Um saxofone na garganta

Diz a lenda que Armstrong, impressionado com a sua voz, afirmou que Elza Soares escondia "um saxofone na garganta".

Como a jovem não falava inglês, as piadas davam lugar a cómicos mal-entendidos. Armstrong chamava-a de "daughter" (filha), e ela entendia "doutora". Depois, pediram que se dirigisse a ele como "my father" (meu pai), mas Elza entendeu que pediam que ela dissesse ao músico "me f***".

Desde sempre, a cantora levanta a bandeira da luta contra o racismo, o machismo, a violência doméstica e a homofobia.
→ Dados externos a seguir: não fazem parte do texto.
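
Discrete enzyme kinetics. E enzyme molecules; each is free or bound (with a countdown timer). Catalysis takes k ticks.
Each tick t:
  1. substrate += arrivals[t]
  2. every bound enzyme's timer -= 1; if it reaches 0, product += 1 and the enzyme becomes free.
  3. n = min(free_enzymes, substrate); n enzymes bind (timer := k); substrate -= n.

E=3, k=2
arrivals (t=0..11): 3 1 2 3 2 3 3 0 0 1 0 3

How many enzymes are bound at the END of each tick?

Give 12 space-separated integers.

Answer: 3 3 3 3 3 3 3 3 3 3 3 3

Derivation:
t=0: arr=3 -> substrate=0 bound=3 product=0
t=1: arr=1 -> substrate=1 bound=3 product=0
t=2: arr=2 -> substrate=0 bound=3 product=3
t=3: arr=3 -> substrate=3 bound=3 product=3
t=4: arr=2 -> substrate=2 bound=3 product=6
t=5: arr=3 -> substrate=5 bound=3 product=6
t=6: arr=3 -> substrate=5 bound=3 product=9
t=7: arr=0 -> substrate=5 bound=3 product=9
t=8: arr=0 -> substrate=2 bound=3 product=12
t=9: arr=1 -> substrate=3 bound=3 product=12
t=10: arr=0 -> substrate=0 bound=3 product=15
t=11: arr=3 -> substrate=3 bound=3 product=15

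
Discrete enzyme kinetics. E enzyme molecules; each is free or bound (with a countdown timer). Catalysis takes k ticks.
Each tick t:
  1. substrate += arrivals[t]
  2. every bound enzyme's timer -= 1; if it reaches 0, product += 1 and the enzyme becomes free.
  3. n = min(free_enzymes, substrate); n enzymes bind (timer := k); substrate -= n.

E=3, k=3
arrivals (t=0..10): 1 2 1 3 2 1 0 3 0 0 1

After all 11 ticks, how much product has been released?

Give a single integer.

Answer: 9

Derivation:
t=0: arr=1 -> substrate=0 bound=1 product=0
t=1: arr=2 -> substrate=0 bound=3 product=0
t=2: arr=1 -> substrate=1 bound=3 product=0
t=3: arr=3 -> substrate=3 bound=3 product=1
t=4: arr=2 -> substrate=3 bound=3 product=3
t=5: arr=1 -> substrate=4 bound=3 product=3
t=6: arr=0 -> substrate=3 bound=3 product=4
t=7: arr=3 -> substrate=4 bound=3 product=6
t=8: arr=0 -> substrate=4 bound=3 product=6
t=9: arr=0 -> substrate=3 bound=3 product=7
t=10: arr=1 -> substrate=2 bound=3 product=9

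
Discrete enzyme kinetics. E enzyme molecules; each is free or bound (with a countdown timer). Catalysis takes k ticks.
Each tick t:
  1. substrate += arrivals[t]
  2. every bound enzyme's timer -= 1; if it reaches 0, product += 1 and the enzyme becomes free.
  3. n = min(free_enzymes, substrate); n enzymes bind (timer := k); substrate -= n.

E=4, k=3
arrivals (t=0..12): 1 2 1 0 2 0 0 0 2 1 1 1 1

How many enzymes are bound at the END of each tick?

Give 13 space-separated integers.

Answer: 1 3 4 3 3 2 2 0 2 3 4 3 3

Derivation:
t=0: arr=1 -> substrate=0 bound=1 product=0
t=1: arr=2 -> substrate=0 bound=3 product=0
t=2: arr=1 -> substrate=0 bound=4 product=0
t=3: arr=0 -> substrate=0 bound=3 product=1
t=4: arr=2 -> substrate=0 bound=3 product=3
t=5: arr=0 -> substrate=0 bound=2 product=4
t=6: arr=0 -> substrate=0 bound=2 product=4
t=7: arr=0 -> substrate=0 bound=0 product=6
t=8: arr=2 -> substrate=0 bound=2 product=6
t=9: arr=1 -> substrate=0 bound=3 product=6
t=10: arr=1 -> substrate=0 bound=4 product=6
t=11: arr=1 -> substrate=0 bound=3 product=8
t=12: arr=1 -> substrate=0 bound=3 product=9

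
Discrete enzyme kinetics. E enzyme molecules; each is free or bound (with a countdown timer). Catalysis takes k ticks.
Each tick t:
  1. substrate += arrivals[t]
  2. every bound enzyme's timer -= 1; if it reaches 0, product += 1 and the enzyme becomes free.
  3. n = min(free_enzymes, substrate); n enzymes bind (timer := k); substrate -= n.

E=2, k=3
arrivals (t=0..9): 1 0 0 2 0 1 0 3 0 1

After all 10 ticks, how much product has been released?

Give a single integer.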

E hoje também denuncia a situação política e económica no Brasil, que descreve como "caótica".

Sobre o gabinete do impopular governo de Michel Temer, inteiramente masculino, ela diz: "horrível, péssimo, é terrível".

Como gostaria de ser lembrada? "Como gente, como um ser humano normal", reflete, modestamente.

"Vou cantar até ao fim. É o que eu mais gosto de fazer na vida", conclui.